Société

Dons caritatifs: Le Maroc veut en finir avec l’anarchie

Par Mohamed Ali Mrabi | Edition N°:5385 Le 02/11/2018 | Partager
Une nouvelle réglementation pour éviter un remake du drame d’Essaouira
Le projet de loi, adopté par le gouvernement, fixe les conditions de collecte et de distribution
Ils seront menés principale­ment par les associations, et exceptionnellement par des per­sonnes physiques

Le drame d’Essaouira qui avait connu le décès de plusieurs femmes suite à une bousculade lors d’une opération de dis­tribution de denrées alimentaires est encore dans les esprits. Un événement qui avait tiré la sonnette d’alarme concernant le vide juridique qui caractérise l’opération de dis­tribution des dons.

La loi adoptée en 1971 ne régissait que la collecte des dons, et non pas leur distribution. C’est pour en finir avec cette situation que le gouvernement a approuvé, lors du Conseil du gouverne­ment, tenu jeudi à Rabat, un projet de loi régissant les opérations d’appel à la généro­sité publique et des actions caritatives.

Une commission interministérielle a été mise en place pour introduire certaines remarques, formulées lors de cette réunion, en confor­mité avec les orientations contenues dans le discours royal de la rentrée parlementaire, a fait savoir Mustapha El Khalfi, porte-parole du gouvernement. Face aux membres des deux Chambres réunies, le Roi avait appelé à la «simplification des procédures suscep­tibles d’encourager les différentes formes de dons, d’actions bénévoles et d’oeuvres caritatives, et d’appuyer initiatives sociales et entreprises citoyennes».

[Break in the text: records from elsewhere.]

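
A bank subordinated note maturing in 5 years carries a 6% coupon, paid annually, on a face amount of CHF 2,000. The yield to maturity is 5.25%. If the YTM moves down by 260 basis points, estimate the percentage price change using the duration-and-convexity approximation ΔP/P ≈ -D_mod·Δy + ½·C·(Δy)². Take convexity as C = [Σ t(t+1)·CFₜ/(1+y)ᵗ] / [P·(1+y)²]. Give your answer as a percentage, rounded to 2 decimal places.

With y = 0.0525:
  t   CF        PV=CF/(1+0.0525)^t    t·PV        t(t+1)·PV
  1       120.00       114.0143       114.0143         228.0285
  2       120.00       108.3271       216.6542         649.9625
  3       120.00       102.9236       308.7708       1,235.0831
  4       120.00        97.7896       391.1585       1,955.7927
  5     2,120.00     1,641.4412     8,207.2062      49,243.2370
  Σ                  2,064.4958     9,237.8039      53,312.1038
P = 2,064.4958; D_Mac = 4.47461 yrs; D_mod = 4.25141 yrs; C = 23.31136.
Duration effect: -4.25141 × (-0.026) = +0.110537
Convexity effect: 0.5 × 23.31136 × (-0.026)² = +0.0078792
ΔP/P ≈ +0.110537 + 0.0078792 = +0.118416 = +11.8416%.

+11.84%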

Le nouveau projet de loi 18-18 va régir les différentes opérations de collecte et de distribution des dons, à l’exception de ceux réunis de façon traditionnelle ou coutu­mière. En vertu de cette nouvelle réglemen­tation, il sera interdit de lancer des appels à la générosité publique pour des raisons commerciales ou de promotion. L’interdic­tion concerne également les activités élec­torales ou pour payer des amendes pronon­cées par la justice ou en vue de régler des dettes.

Les fonds collectés doivent servir au financement ou à la réalisation de pro­jets sociaux, humains, caritatifs, culturels, environnementaux. Ils peuvent aussi être destinés à des actions de recherche scien­tifique. Une commission consultative sera mise en place, en vue de définir la nature des besoins et les zones vulnérables.

Seules les associations seront habilitées à organiser les opérations de collecte et de distribution des dons. Une exception a été prévue par ce projet de loi. Des personnes physiques peuvent mener ces opérations s’il s’agit de venir en aide à des personnes en état de détresse. L’administration va gar­der un oeil sur toutes les étapes de ces opé­rations. Au niveau local, c’est le gouverneur qui est chargé de cette mission.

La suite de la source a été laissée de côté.